Il remarqua qu'il n'y avait pas de vent, pas un souffle. Et pourtant, dans la cuisine, il avait senti l'air frais, sur la peau du cou.
Il fut surpris, sur la route, par la défaillance passagère déjà signalée. Mais elle passa et il put reprendre son chemin, vers la gare.
Il marcha au milieu de la route, à cause des gravillons qui jonchaient le bas-côté.
Il ne rencontra âme qui vive, sur son chemin. Une bourri- que égarée, ou une chèvre, couchée dans le fossé, leva la tête sur son passage. Watt ne vit pas la bourrique, ou la chèvre, mais la bourrique, ou la chèvre, vit Watt. Elle le regarda s'éloigner, à pas lents, sur la route, et finalement disparaître. Elle se figurait peut-être qu'il y avait dans les sacs quelque bonne provende pour elle. Sitôt les sacs hors de vue, elle laissa retomber sa tête, parmi les orties.
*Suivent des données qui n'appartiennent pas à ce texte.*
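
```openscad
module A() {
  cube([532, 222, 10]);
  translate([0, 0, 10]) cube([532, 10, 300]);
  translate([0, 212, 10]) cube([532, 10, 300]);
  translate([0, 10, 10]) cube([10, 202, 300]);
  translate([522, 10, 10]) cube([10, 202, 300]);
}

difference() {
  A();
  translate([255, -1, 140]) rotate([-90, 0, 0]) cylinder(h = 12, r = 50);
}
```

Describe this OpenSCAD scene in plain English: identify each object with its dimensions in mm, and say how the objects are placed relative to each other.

A is an open-topped rectangular box: outside dimensions 532×222×310 mm, with a uniform wall and base thickness of 10 mm. The base is a full 532×222 slab on the floor; four walls sit on top of the base. The front and back walls (the −y and +y sides) span the full width; the two side walls fit between them.

The open box has a circular hole of radius 50 mm through its front wall, centred at (x = 255, z = 140).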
Arrivé à la gare, Watt la trouva fermée. A vrai dire elle était fermée depuis un bon moment déjà et ne faisait que continuer à l'être. Car il devait être déjà entre une heure et deux heures du matin, et le dernier train à s'arrêter dans cette gare le soir, et le premier à s'y arrêter le matin, s'y arrêtaient, le premier entre onze heures du soir et minuit, le second entre cinq heures et six heures du matin. Si bien que cette gare-là, pour ne parler que d'elle, fermait au plus tard à minuit et n'ouvrait jamais avant cinq heures du matin. Et comme il devait être seulement entre une heure et deux heures du matin, la gare était fermée.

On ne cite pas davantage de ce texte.